Wednesday, June 27, 2007

Rabbi Harold Kushner

"When you have persuaded yourself that there is only one thing that will make you happy, winning the Nobel Prize, playing in the Super Bowl, marrying a wealthy man or a handsome man or whatever it is, that's the one thing that will make you happy, you don't get it. You have condemned yourself to unhappiness."

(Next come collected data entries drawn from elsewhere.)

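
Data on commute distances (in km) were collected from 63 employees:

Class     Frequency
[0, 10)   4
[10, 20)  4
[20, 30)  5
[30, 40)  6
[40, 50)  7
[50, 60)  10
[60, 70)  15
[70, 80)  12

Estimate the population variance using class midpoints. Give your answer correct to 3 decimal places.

456.740

Midpoints: 5, 15, 25, 35, 45, 55, 65, 75
n = 63, Σfm = 3155, mean = 50.0794
Σfm² = 186775
Σf(m − x̄)² = Σfm² − (Σfm)²/n = 186775 − 3155²/63 = 28774.6032
Population variance = 28774.6032 / 63 = 456.7397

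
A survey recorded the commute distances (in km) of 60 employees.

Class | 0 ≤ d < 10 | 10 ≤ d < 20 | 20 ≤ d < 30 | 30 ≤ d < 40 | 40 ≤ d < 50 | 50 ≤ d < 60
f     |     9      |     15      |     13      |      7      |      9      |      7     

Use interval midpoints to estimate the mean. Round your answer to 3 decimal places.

Midpoints: 5, 15, 25, 35, 45, 55
Σfm = 9×5 + 15×15 + 13×25 + 7×35 + 9×45 + 7×55 = 1630
n = Σf = 60
Mean = 1630 / 60 = 27.1667

27.167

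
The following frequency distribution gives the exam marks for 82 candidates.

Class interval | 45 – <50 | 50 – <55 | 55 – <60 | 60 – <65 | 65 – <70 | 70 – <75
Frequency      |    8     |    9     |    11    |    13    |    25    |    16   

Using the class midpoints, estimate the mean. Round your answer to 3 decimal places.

62.744

Midpoints: 47.5, 52.5, 57.5, 62.5, 67.5, 72.5
Σfm = 8×47.5 + 9×52.5 + 11×57.5 + 13×62.5 + 25×67.5 + 16×72.5 = 5145
n = Σf = 82
Mean = 5145 / 82 = 62.7439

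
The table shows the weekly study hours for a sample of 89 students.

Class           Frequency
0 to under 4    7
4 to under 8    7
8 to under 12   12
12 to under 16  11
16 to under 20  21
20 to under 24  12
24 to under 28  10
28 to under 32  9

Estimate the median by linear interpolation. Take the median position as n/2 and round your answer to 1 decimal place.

Cumulative frequencies: 7, 14, 26, 37, 58, 70, 80, 89
n = 89; position = n/2 = 44.5.
This falls in the class 16 to under 20: L = 16, F = 37, f = 21, h = 4.
Median ≈ 16 + ((44.5 − 37) / 21) × 4 = 17.4286

17.4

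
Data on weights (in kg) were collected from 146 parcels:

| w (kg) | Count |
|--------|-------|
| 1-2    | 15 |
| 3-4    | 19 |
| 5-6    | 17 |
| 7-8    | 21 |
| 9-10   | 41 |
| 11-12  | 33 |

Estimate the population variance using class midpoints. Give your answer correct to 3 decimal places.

Midpoints: 1.5, 3.5, 5.5, 7.5, 9.5, 11.5
n = 146, Σfm = 1109, mean = 7.5959
Σfm² = 10026.5
Σf(m − x̄)² = Σfm² − (Σfm)²/n = 10026.5 − 1109²/146 = 1602.6575
Population variance = 1602.6575 / 146 = 10.9771

10.977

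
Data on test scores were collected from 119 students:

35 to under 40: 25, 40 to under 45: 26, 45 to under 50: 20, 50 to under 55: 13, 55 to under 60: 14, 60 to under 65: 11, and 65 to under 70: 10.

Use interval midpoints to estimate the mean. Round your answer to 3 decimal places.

Midpoints: 37.5, 42.5, 47.5, 52.5, 57.5, 62.5, 67.5
Σfm = 25×37.5 + 26×42.5 + 20×47.5 + 13×52.5 + 14×57.5 + 11×62.5 + 10×67.5 = 5842.5
n = Σf = 119
Mean = 5842.5 / 119 = 49.0966

49.097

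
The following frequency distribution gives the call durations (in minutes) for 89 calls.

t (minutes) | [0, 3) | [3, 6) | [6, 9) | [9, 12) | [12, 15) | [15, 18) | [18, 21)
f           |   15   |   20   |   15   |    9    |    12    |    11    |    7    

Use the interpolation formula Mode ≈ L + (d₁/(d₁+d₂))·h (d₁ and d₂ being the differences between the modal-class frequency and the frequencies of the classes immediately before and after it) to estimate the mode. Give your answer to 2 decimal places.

Modal class: [3, 6) (highest frequency 20).
d₁ = 20 − 15 = 5, d₂ = 20 − 15 = 5
Mode ≈ 3 + (5/(5+5)) × 3 = 3 + 1.5000 = 4.5000

4.50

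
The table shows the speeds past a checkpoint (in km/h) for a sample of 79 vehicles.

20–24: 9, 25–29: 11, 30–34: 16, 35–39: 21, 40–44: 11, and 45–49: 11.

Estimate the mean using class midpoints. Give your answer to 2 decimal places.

Midpoints: 22, 27, 32, 37, 42, 47
Σfm = 9×22 + 11×27 + 16×32 + 21×37 + 11×42 + 11×47 = 2763
n = Σf = 79
Mean = 2763 / 79 = 34.9747

34.97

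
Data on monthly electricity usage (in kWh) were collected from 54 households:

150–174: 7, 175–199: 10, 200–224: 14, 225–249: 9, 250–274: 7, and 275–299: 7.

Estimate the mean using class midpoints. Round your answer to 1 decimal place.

Midpoints: 162, 187, 212, 237, 262, 287
Σfm = 7×162 + 10×187 + 14×212 + 9×237 + 7×262 + 7×287 = 11948
n = Σf = 54
Mean = 11948 / 54 = 221.2593

221.3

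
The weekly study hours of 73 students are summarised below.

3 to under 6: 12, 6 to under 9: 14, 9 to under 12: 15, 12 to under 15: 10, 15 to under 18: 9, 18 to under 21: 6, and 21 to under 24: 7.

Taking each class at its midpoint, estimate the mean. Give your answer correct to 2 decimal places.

11.98

Midpoints: 4.5, 7.5, 10.5, 13.5, 16.5, 19.5, 22.5
Σfm = 12×4.5 + 14×7.5 + 15×10.5 + 10×13.5 + 9×16.5 + 6×19.5 + 7×22.5 = 874.5
n = Σf = 73
Mean = 874.5 / 73 = 11.9795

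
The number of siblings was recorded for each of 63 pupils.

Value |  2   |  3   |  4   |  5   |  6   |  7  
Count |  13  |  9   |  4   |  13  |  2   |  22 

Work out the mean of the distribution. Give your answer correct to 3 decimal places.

Values: 2, 3, 4, 5, 6, 7
Σfx = 13×2 + 9×3 + 4×4 + 13×5 + 2×6 + 22×7 = 300
n = Σf = 63
Mean = 300 / 63 = 4.7619

4.762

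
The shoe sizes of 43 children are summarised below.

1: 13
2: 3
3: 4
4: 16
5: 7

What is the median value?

4

Cumulative frequencies: 13, 16, 20, 36, 43
n = 43, so the median is the value in position (n+1)/2 = 22.
Position 22 falls at value 4.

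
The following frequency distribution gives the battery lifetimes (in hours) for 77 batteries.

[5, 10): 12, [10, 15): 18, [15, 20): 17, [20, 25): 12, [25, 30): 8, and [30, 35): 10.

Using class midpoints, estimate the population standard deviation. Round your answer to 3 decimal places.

7.991

Midpoints: 7.5, 12.5, 17.5, 22.5, 27.5, 32.5
n = 77, Σfm = 1427.5, mean = 18.5390
Σfm² = 31381.25
Σf(m − x̄)² = Σfm² − (Σfm)²/n = 31381.25 − 1427.5²/77 = 4916.8831
Population variance = 4916.8831 / 77 = 63.8556
Standard deviation = √63.8556 = 7.9910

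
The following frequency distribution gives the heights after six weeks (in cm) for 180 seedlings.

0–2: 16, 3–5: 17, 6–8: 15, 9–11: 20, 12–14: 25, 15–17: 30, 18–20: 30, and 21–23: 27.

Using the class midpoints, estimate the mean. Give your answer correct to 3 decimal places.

13.100

Midpoints: 1, 4, 7, 10, 13, 16, 19, 22
Σfm = 16×1 + 17×4 + 15×7 + 20×10 + 25×13 + 30×16 + 30×19 + 27×22 = 2358
n = Σf = 180
Mean = 2358 / 180 = 13.1000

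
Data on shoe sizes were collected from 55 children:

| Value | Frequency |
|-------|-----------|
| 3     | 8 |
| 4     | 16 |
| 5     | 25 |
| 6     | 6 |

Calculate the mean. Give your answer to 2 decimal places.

Values: 3, 4, 5, 6
Σfx = 8×3 + 16×4 + 25×5 + 6×6 = 249
n = Σf = 55
Mean = 249 / 55 = 4.5273

4.53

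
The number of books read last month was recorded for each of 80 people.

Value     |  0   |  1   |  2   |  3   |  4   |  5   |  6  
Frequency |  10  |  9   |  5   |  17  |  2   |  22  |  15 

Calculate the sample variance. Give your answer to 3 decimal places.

Values: 0, 1, 2, 3, 4, 5, 6
n = 80, Σfx = 278, mean = 3.4750
Σfx² = 1304
Σf(x − x̄)² = Σfx² − (Σfx)²/n = 1304 − 278²/80 = 337.9500
Sample variance = 337.9500 / 79 = 4.2778

4.278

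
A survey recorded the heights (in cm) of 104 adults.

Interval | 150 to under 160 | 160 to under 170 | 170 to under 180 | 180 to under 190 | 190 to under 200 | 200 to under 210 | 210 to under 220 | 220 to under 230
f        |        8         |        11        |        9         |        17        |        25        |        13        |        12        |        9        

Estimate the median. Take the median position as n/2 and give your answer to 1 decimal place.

Cumulative frequencies: 8, 19, 28, 45, 70, 83, 95, 104
n = 104; position = n/2 = 52.
This falls in the class 190 to under 200: L = 190, F = 45, f = 25, h = 10.
Median ≈ 190 + ((52 − 45) / 25) × 10 = 192.8000

192.8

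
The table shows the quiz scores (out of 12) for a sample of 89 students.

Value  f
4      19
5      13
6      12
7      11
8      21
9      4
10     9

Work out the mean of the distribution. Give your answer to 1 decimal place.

Values: 4, 5, 6, 7, 8, 9, 10
Σfx = 19×4 + 13×5 + 12×6 + 11×7 + 21×8 + 4×9 + 9×10 = 584
n = Σf = 89
Mean = 584 / 89 = 6.5618

6.6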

"You suggest the more you aspire to in life, the bigger the dream is, the more you yearn for it, the more scars you are going to accumulate along the way, guaranteed. Now, call me chicken, but I'd be very tempted to dream less and hurt less."

"And you'd be making a big mistake, Mary. You'd be missing out on the real satisfactions of life because you're afraid it will hurt. There's a story in the Talmud about a man who's walking through the fields feeling very hungry, sees a beehive, sticks his hand into the beehive looking for honey, is stung by the bees, and walks away muttering 'I can do without the honey and without the stings.'

And a couple of years ago there was an Israeli songwriter who wrote a song about that that became a very popular hit in Israel where she says the opposite, she says, 'no. I want the honey. I want to taste the sweetness of life. I want to yearn, I want to love, I want to risk, I want to reach for the stars and if in the process I end up losing and being hurt, I can take the sting along with the honey.' Trust yourself to be resilient enough to get over what happens."
Excerpt from Mary Hines' interview with Rabbi Harold Kushner on CBC Radio One's Tapestry, available on podcast.